# The disk is not calm now



## sw2wolf (Nov 11, 2014)

Since I upgraded to 9.3 from 9.1, the hard disk light always twinkles. It is so quiet in 9.1. How can I know which process(es) are writing to the disk?

Regards!


----------



## bthomson (Nov 11, 2014)

I recall trying to find this information quite a while ago. My memory may be failing me, but what I recall is that you can use `fstat` to find the processes that are writing to your disks (and the files they're writing to) for most filesystems. Except ZFS. If it's ZFS, then you have to use some convoluted debugging method to find this information. In my case, ZFS was the culprit, and it turned out to be such a pain in the behind that I gave up and stopped worrying about it.

Hopefully the experts will chime in to correct my errors.

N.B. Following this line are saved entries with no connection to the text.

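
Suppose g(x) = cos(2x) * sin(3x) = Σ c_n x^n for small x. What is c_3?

-21/2

Expand each factor separately, then convolve coefficients.
g(0) = 0
g′(0) = 3
g′′(0) = 0
g′′′(0) = -63
So c_3 = g′′′(0)/3! = -21/2.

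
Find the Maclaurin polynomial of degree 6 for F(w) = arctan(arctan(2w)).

Plug the Maclaurin series of the inner function into that of the outer and collect terms.
[w^0] = 0;  [w^1] = 2;  [w^2] = 0;  [w^3] = -16/3;  [w^4] = 0;  [w^5] = 352/15;  [w^6] = 0.

352*w^5/15 - 16*w^3/3 + 2*w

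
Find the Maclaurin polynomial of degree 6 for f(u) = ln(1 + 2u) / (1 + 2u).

-784*u^6/5 + 1096*u^5/15 - 100*u^4/3 + 44*u^3/3 - 6*u^2 + 2*u

Take the Cauchy product of the two expansions.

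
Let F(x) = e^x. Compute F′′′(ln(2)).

Apply the Taylor formula c_k = f^(k)(a)/k!.
The coefficient of (x - ln(2))^3 in the expansion is 1/3, so F′′′(ln(2)) = 3! * (1/3) = 2.

2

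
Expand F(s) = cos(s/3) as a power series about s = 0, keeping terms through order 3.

1 - s^2/18

F(0) = 1
F′(0) = 0
F′′(0) = -1/9
F′′′(0) = 0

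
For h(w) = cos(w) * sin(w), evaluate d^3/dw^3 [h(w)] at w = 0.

Expand each factor separately, then convolve coefficients.
The coefficient of w^3 in the expansion is -2/3, so h′′′(0) = 3! * (-2/3) = -4.

-4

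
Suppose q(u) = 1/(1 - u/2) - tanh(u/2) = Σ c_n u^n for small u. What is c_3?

Combine the two series term by term.
q(0) = 1
q′(0) = 0
q′′(0) = 1/2
q′′′(0) = 1
So c_3 = q′′′(0)/3! = 1/6.

1/6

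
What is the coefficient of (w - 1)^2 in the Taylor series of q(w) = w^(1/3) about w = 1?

-1/9

[(w - 1)^0] = 1;  [(w - 1)^1] = 1/3;  [(w - 1)^2] = -1/9.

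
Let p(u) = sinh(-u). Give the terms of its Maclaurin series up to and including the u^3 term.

p(0) = 0
p′(0) = -1
p′′(0) = 0
p′′′(0) = -1
Dividing each by k! gives the coefficients c_0, ..., c_3.

-u^3/6 - u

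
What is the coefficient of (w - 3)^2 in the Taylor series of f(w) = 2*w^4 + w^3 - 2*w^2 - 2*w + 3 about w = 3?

[(w - 3)^0] = 168;  [(w - 3)^1] = 229;  [(w - 3)^2] = 115.

115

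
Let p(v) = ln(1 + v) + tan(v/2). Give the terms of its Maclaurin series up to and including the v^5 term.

Add the two expansions coefficient-wise.

49*v^5/240 - v^4/4 + 3*v^3/8 - v^2/2 + 3*v/2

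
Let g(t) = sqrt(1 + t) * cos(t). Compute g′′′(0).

-9/8

Expand each factor separately, then convolve coefficients.
The coefficient of t^3 in the expansion is -3/16, so g′′′(0) = 3! * (-3/16) = -9/8.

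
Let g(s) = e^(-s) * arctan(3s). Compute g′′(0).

-6

Write out both Maclaurin series and multiply, keeping only the needed powers.
The coefficient of s^2 in the expansion is -3, so g′′(0) = 2! * (-3) = -6.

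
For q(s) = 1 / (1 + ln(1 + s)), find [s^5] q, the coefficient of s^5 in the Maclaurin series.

-347/60

Write 1/(1+u) = 1 - u + u^2 - u^3 + ... and substitute the series for u.
q(0) = 1
q′(0) = -1
q′′(0) = 3
q′′′(0) = -14
q^(4)(0) = 88
q^(5)(0) = -694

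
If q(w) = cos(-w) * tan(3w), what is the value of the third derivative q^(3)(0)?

45

Take the Cauchy product of the two expansions.
From the series, [w^3] q = 15/2; multiply by 3! = 6 to get 45.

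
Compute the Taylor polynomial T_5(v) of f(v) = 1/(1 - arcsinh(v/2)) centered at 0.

Compose series: expand the inner function first, then feed it into the outer expansion.
f(0) = 1
f′(0) = 1/2
f′′(0) = 1/2
f′′′(0) = 5/8
f^(4)(0) = 1
f^(5)(0) = 69/32
The Taylor polynomial is Σ f^(k)(0)/k! · v^k.

23*v^5/1280 + v^4/24 + 5*v^3/48 + v^2/4 + v/2 + 1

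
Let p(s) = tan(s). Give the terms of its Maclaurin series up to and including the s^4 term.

[s^0] = 0;  [s^1] = 1;  [s^2] = 0;  [s^3] = 1/3;  [s^4] = 0.

s^3/3 + s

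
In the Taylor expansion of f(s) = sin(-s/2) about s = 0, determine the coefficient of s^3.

f(0) = 0
f′(0) = -1/2
f′′(0) = 0
f′′′(0) = 1/8
So c_3 = f′′′(0)/3! = 1/48.

1/48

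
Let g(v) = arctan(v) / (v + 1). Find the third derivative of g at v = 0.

4

Multiply the numerator's expansion by the denominator's geometric series.
The coefficient of v^3 in the expansion is 2/3, so g′′′(0) = 3! * (2/3) = 4.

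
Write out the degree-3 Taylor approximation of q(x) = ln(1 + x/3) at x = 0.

x^3/81 - x^2/18 + x/3

q(0) = 0
q′(0) = 1/3
q′′(0) = -1/9
q′′′(0) = 2/27
The Taylor polynomial is Σ q^(k)(0)/k! · x^k.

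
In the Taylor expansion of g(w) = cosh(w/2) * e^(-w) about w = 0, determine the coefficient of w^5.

-61/1920

Expand each factor separately, then convolve coefficients.
g(0) = 1
g′(0) = -1
g′′(0) = 5/4
g′′′(0) = -7/4
g^(4)(0) = 41/16
g^(5)(0) = -61/16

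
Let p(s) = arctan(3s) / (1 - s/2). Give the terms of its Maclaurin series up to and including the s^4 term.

Multiply the two series term by term and collect like powers.

-33*s^4/8 - 33*s^3/4 + 3*s^2/2 + 3*s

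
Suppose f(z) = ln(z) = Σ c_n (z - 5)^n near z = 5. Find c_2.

Differentiate repeatedly and evaluate at the center.
f(5) = ln(5)
f′(5) = 1/5
f′′(5) = -1/25

-1/50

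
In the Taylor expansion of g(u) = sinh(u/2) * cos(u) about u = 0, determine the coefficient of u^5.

41/3840

Multiply the two series term by term and collect like powers.
g(0) = 0
g′(0) = 1/2
g′′(0) = 0
g′′′(0) = -11/8
g^(4)(0) = 0
g^(5)(0) = 41/32
Then c_k = g^(k)(0)/k! gives each Taylor coefficient.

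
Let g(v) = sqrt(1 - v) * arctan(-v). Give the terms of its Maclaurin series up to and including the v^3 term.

Multiply the two series term by term and collect like powers.

11*v^3/24 + v^2/2 - v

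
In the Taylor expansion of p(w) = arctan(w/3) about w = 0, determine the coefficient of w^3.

Differentiate repeatedly and evaluate at the center.
p(0) = 0
p′(0) = 1/3
p′′(0) = 0
p′′′(0) = -2/27
The Taylor polynomial is Σ p^(k)(0)/k! · w^k.

-1/81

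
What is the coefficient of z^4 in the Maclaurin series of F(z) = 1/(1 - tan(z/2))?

Plug the Maclaurin series of the inner function into that of the outer and collect terms.
F(0) = 1
F′(0) = 1/2
F′′(0) = 1/2
F′′′(0) = 1
F^(4)(0) = 5/2
So c_4 = F^(4)(0)/4! = 5/48.

5/48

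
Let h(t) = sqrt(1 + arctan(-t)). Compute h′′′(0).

Plug the Maclaurin series of the inner function into that of the outer and collect terms.
The coefficient of t^3 in the expansion is 5/48, so h′′′(0) = 3! * (5/48) = 5/8.

5/8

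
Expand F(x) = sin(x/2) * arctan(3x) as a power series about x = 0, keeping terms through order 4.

Take the Cauchy product of the two expansions.
F(0) = 0
F′(0) = 0
F′′(0) = 3
F′′′(0) = 0
F^(4)(0) = -219/2
Then c_k = F^(k)(0)/k! gives each Taylor coefficient.

-73*x^4/16 + 3*x^2/2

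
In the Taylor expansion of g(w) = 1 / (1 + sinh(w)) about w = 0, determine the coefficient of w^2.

1

Expand as Σ (-1)^k u^k with u equal to the inner function's series.
So c_2 = g′′(0)/2! = 1.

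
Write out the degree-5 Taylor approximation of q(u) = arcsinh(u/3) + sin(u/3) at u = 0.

u^5/2916 - u^3/81 + 2*u/3

Add the two expansions coefficient-wise.
q(0) = 0
q′(0) = 2/3
q′′(0) = 0
q′′′(0) = -2/27
q^(4)(0) = 0
q^(5)(0) = 10/243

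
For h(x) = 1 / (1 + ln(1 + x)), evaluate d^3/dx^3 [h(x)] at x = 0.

Write 1/(1+u) = 1 - u + u^2 - u^3 + ... and substitute the series for u.
From the series, [x^3] h = -7/3; multiply by 3! = 6 to get -14.

-14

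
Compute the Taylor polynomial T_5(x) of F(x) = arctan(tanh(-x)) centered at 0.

-2*x^5/3 + 2*x^3/3 - x

Let u equal the inner series; expand the outer function in u and truncate.
F(0) = 0
F′(0) = -1
F′′(0) = 0
F′′′(0) = 4
F^(4)(0) = 0
F^(5)(0) = -80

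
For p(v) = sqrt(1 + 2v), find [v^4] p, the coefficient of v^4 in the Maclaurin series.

-5/8

Apply the Taylor formula c_k = f^(k)(a)/k!.
p(0) = 1
p′(0) = 1
p′′(0) = -1
p′′′(0) = 3
p^(4)(0) = -15
The Taylor polynomial is Σ p^(k)(0)/k! · v^k.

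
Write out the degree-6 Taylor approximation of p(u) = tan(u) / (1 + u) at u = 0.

-22*u^6/15 + 22*u^5/15 - 4*u^4/3 + 4*u^3/3 - u^2 + u

Multiply the two series term by term and collect like powers.
p(0) = 0
p′(0) = 1
p′′(0) = -2
p′′′(0) = 8
p^(4)(0) = -32
p^(5)(0) = 176
p^(6)(0) = -1056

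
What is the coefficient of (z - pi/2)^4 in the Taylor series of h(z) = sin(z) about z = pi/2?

1/24

h(pi/2) = 1
h′(pi/2) = 0
h′′(pi/2) = -1
h′′′(pi/2) = 0
h^(4)(pi/2) = 1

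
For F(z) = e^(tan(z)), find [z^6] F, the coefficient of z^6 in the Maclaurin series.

Substitute the inner expansion into the outer series and collect powers.
F(0) = 1
F′(0) = 1
F′′(0) = 1
F′′′(0) = 3
F^(4)(0) = 9
F^(5)(0) = 37
F^(6)(0) = 177
Then c_k = F^(k)(0)/k! gives each Taylor coefficient.

59/240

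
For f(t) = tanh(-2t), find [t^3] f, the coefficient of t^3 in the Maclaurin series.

8/3

[t^0] = 0;  [t^1] = -2;  [t^2] = 0;  [t^3] = 8/3.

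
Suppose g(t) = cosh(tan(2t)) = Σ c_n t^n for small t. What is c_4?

Compose series: expand the inner function first, then feed it into the outer expansion.
g(0) = 1
g′(0) = 0
g′′(0) = 4
g′′′(0) = 0
g^(4)(0) = 144

6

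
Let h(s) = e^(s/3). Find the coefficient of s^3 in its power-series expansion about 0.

h(0) = 1
h′(0) = 1/3
h′′(0) = 1/9
h′′′(0) = 1/27
So c_3 = h′′′(0)/3! = 1/162.

1/162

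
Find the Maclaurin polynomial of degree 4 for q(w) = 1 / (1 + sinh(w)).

Expand as Σ (-1)^k u^k with u equal to the inner function's series.
q(0) = 1
q′(0) = -1
q′′(0) = 2
q′′′(0) = -7
q^(4)(0) = 32
Then c_k = q^(k)(0)/k! gives each Taylor coefficient.

4*w^4/3 - 7*w^3/6 + w^2 - w + 1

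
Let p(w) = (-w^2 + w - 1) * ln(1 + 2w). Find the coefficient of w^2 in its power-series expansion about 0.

Distribute the polynomial across the series and collect like powers.

4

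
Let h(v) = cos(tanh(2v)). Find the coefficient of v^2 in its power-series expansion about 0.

Compose series: expand the inner function first, then feed it into the outer expansion.
h(0) = 1
h′(0) = 0
h′′(0) = -4

-2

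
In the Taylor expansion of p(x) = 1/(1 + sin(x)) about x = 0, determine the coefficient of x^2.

Let u equal the inner series; expand the outer function in u and truncate.
p(0) = 1
p′(0) = -1
p′′(0) = 2
So c_2 = p′′(0)/2! = 1.

1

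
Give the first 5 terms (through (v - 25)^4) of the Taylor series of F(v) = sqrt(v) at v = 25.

-(v - 25)^4/2000000 + (v - 25)^3/50000 - (v - 25)^2/1000 + (v - 25)/10 + 5

[(v - 25)^0] = 5;  [(v - 25)^1] = 1/10;  [(v - 25)^2] = -1/1000;  [(v - 25)^3] = 1/50000;  [(v - 25)^4] = -1/2000000.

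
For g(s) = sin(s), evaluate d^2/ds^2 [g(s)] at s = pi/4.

-sqrt(2)/2

From the series, [(s - pi/4)^2] g = -sqrt(2)/4; multiply by 2! = 2 to get -sqrt(2)/2.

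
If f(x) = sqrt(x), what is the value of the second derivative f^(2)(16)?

The coefficient of (x - 16)^2 in the expansion is -1/512, so f′′(16) = 2! * (-1/512) = -1/256.

-1/256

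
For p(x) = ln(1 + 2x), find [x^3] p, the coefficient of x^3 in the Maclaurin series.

Differentiate repeatedly and evaluate at the center.
[x^0] = 0;  [x^1] = 2;  [x^2] = -2;  [x^3] = 8/3.

8/3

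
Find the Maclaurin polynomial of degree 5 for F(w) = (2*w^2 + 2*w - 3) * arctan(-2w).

Multiply each power in the prefactor through the base expansion.

368*w^5/15 + 16*w^4/3 - 12*w^3 - 4*w^2 + 6*w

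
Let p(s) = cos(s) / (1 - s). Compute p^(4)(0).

Multiply the two series term by term and collect like powers.
From the series, [s^4] p = 13/24; multiply by 4! = 24 to get 13.

13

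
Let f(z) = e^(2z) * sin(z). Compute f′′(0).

4

Write out both Maclaurin series and multiply, keeping only the needed powers.
From the series, [z^2] f = 2; multiply by 2! = 2 to get 4.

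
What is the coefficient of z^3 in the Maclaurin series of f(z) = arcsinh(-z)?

[z^0] = 0;  [z^1] = -1;  [z^2] = 0;  [z^3] = 1/6.

1/6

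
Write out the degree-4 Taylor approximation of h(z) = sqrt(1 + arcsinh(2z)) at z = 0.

z^4/24 - z^3/6 - z^2/2 + z + 1

Substitute the inner expansion into the outer series and collect powers.
h(0) = 1
h′(0) = 1
h′′(0) = -1
h′′′(0) = -1
h^(4)(0) = 1
Then c_k = h^(k)(0)/k! gives each Taylor coefficient.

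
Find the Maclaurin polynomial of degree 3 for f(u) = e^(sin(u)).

u^2/2 + u + 1

Plug the Maclaurin series of the inner function into that of the outer and collect terms.
f(0) = 1
f′(0) = 1
f′′(0) = 1
f′′′(0) = 0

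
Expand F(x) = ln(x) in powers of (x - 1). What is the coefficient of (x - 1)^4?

Differentiate repeatedly and evaluate at the center.
F(1) = 0
F′(1) = 1
F′′(1) = -1
F′′′(1) = 2
F^(4)(1) = -6

-1/4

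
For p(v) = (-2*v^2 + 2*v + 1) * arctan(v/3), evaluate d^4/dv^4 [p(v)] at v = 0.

Multiply each power in the prefactor through the base expansion.
The coefficient of v^4 in the expansion is -2/81, so p^(4)(0) = 4! * (-2/81) = -16/27.

-16/27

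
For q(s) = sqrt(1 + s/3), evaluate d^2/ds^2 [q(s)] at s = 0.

-1/36

From the series, [s^2] q = -1/72; multiply by 2! = 2 to get -1/36.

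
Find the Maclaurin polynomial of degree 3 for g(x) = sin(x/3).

-x^3/162 + x/3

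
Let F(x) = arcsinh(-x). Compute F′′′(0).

1

From the series, [x^3] F = 1/6; multiply by 3! = 6 to get 1.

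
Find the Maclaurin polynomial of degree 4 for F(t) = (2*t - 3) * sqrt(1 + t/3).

Shift and add copies of the series according to the polynomial's terms.

7*t^4/1152 - 5*t^3/144 + 3*t^2/8 + 3*t/2 - 3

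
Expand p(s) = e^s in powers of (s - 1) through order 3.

Compute the successive derivatives at the expansion point and divide by k!.

e*(s - 1)^3/6 + e*(s - 1)^2/2 + e*(s - 1) + e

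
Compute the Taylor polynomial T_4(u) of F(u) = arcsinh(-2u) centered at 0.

4*u^3/3 - 2*u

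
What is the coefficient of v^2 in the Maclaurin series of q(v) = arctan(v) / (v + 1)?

Multiply the numerator's expansion by the denominator's geometric series.

-1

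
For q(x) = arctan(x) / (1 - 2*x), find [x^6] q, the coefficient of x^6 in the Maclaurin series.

446/15

Multiply the numerator's expansion by the denominator's geometric series.
q(0) = 0
q′(0) = 1
q′′(0) = 4
q′′′(0) = 22
q^(4)(0) = 176
q^(5)(0) = 1784
q^(6)(0) = 21408
So c_6 = q^(6)(0)/6! = 446/15.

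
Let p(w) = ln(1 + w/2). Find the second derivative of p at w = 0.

-1/4

Compute the successive derivatives at the expansion point and divide by k!.
From the series, [w^2] p = -1/8; multiply by 2! = 2 to get -1/4.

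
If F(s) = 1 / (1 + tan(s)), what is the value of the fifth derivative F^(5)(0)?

-256

Expand as Σ (-1)^k u^k with u equal to the inner function's series.
From the series, [s^5] F = -32/15; multiply by 5! = 120 to get -256.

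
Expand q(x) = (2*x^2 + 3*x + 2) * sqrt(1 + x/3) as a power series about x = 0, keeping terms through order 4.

Distribute the polynomial across the series and collect like powers.

-113*x^4/5184 + 8*x^3/27 + 89*x^2/36 + 10*x/3 + 2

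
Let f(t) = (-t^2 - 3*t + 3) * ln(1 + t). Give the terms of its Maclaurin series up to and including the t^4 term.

-5*t^4/4 + 3*t^3/2 - 9*t^2/2 + 3*t

Shift and add copies of the series according to the polynomial's terms.
f(0) = 0
f′(0) = 3
f′′(0) = -9
f′′′(0) = 9
f^(4)(0) = -30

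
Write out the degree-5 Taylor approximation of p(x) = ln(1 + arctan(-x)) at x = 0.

-x^5/15 + x^4/12 - x^2/2 - x

Compose series: expand the inner function first, then feed it into the outer expansion.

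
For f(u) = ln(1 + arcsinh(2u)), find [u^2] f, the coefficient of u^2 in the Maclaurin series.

-2

Plug the Maclaurin series of the inner function into that of the outer and collect terms.
f(0) = 0
f′(0) = 2
f′′(0) = -4
So c_2 = f′′(0)/2! = -2.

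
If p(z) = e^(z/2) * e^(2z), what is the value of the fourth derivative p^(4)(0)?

Expand each factor separately, then convolve coefficients.
From the series, [z^4] p = 625/384; multiply by 4! = 24 to get 625/16.

625/16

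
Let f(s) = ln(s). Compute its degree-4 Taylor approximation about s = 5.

f(5) = ln(5)
f′(5) = 1/5
f′′(5) = -1/25
f′′′(5) = 2/125
f^(4)(5) = -6/625

-(s - 5)^4/2500 + (s - 5)^3/375 - (s - 5)^2/50 + (s - 5)/5 + ln(5)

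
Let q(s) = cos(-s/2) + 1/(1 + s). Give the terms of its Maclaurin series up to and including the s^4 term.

385*s^4/384 - s^3 + 7*s^2/8 - s + 2

Expand each term separately and add.
q(0) = 2
q′(0) = -1
q′′(0) = 7/4
q′′′(0) = -6
q^(4)(0) = 385/16
Dividing each by k! gives the coefficients c_0, ..., c_4.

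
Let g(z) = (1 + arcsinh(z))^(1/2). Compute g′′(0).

Substitute the inner expansion into the outer series and collect powers.
From the series, [z^2] g = -1/8; multiply by 2! = 2 to get -1/4.

-1/4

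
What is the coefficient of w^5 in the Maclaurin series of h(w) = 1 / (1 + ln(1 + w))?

-347/60

Use the geometric series for the reciprocal, then substitute.
h(0) = 1
h′(0) = -1
h′′(0) = 3
h′′′(0) = -14
h^(4)(0) = 88
h^(5)(0) = -694
So c_5 = h^(5)(0)/5! = -347/60.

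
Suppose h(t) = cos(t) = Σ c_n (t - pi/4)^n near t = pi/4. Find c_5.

Compute the successive derivatives at the expansion point and divide by k!.
h(pi/4) = sqrt(2)/2
h′(pi/4) = -sqrt(2)/2
h′′(pi/4) = -sqrt(2)/2
h′′′(pi/4) = sqrt(2)/2
h^(4)(pi/4) = sqrt(2)/2
h^(5)(pi/4) = -sqrt(2)/2
So c_5 = h^(5)(pi/4)/5! = -sqrt(2)/240.

-sqrt(2)/240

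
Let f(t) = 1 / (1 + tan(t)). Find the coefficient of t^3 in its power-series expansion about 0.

Write 1/(1+u) = 1 - u + u^2 - u^3 + ... and substitute the series for u.
[t^0] = 1;  [t^1] = -1;  [t^2] = 1;  [t^3] = -4/3.

-4/3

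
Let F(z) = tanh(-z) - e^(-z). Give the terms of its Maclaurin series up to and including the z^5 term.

Add the two expansions coefficient-wise.

-z^5/8 - z^4/24 + z^3/2 - z^2/2 - 1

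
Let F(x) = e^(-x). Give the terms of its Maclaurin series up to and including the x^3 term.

-x^3/6 + x^2/2 - x + 1

F(0) = 1
F′(0) = -1
F′′(0) = 1
F′′′(0) = -1
The Taylor polynomial is Σ F^(k)(0)/k! · x^k.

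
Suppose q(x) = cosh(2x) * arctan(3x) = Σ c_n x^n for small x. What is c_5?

163/5

Expand each factor separately, then convolve coefficients.
q(0) = 0
q′(0) = 3
q′′(0) = 0
q′′′(0) = -18
q^(4)(0) = 0
q^(5)(0) = 3912
Then c_k = q^(k)(0)/k! gives each Taylor coefficient.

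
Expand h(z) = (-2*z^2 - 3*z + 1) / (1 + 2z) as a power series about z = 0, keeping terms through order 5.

-64*z^5 + 32*z^4 - 16*z^3 + 8*z^2 - 5*z + 1

Distribute the polynomial across the series and collect like powers.
h(0) = 1
h′(0) = -5
h′′(0) = 16
h′′′(0) = -96
h^(4)(0) = 768
h^(5)(0) = -7680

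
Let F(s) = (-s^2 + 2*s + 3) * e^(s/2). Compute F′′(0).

Distribute the polynomial across the series and collect like powers.
The coefficient of s^2 in the expansion is 3/8, so F′′(0) = 2! * (3/8) = 3/4.

3/4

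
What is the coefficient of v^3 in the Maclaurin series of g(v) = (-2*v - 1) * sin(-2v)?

-4/3

Shift and add copies of the series according to the polynomial's terms.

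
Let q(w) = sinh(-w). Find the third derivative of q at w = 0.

-1

From the series, [w^3] q = -1/6; multiply by 3! = 6 to get -1.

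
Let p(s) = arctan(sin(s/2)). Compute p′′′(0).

Compose series: expand the inner function first, then feed it into the outer expansion.
From the series, [s^3] p = -1/16; multiply by 3! = 6 to get -3/8.

-3/8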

EDIT: Looking over the output of `fstat` on my box, it seems like maybe you get the process and the filesystem, but not the exact file path for ZFS. Maybe finding the exact path is what I'm remembering being a pain.


----------



## junovitch@ (Nov 11, 2014)

Anything with "stat" in it is a good place to start.  gstat for example is a good way to see activity for each GEOM providers and can be a good way to look at  general disk activity.  As previously mentioned, fstat can show what files are open when it runs.  If you want something real time, try `kldload dtraceall` and then either /usr/share/dtrace/toolkit/opensnoop or /usr/share/dtrace/hotopen.


----------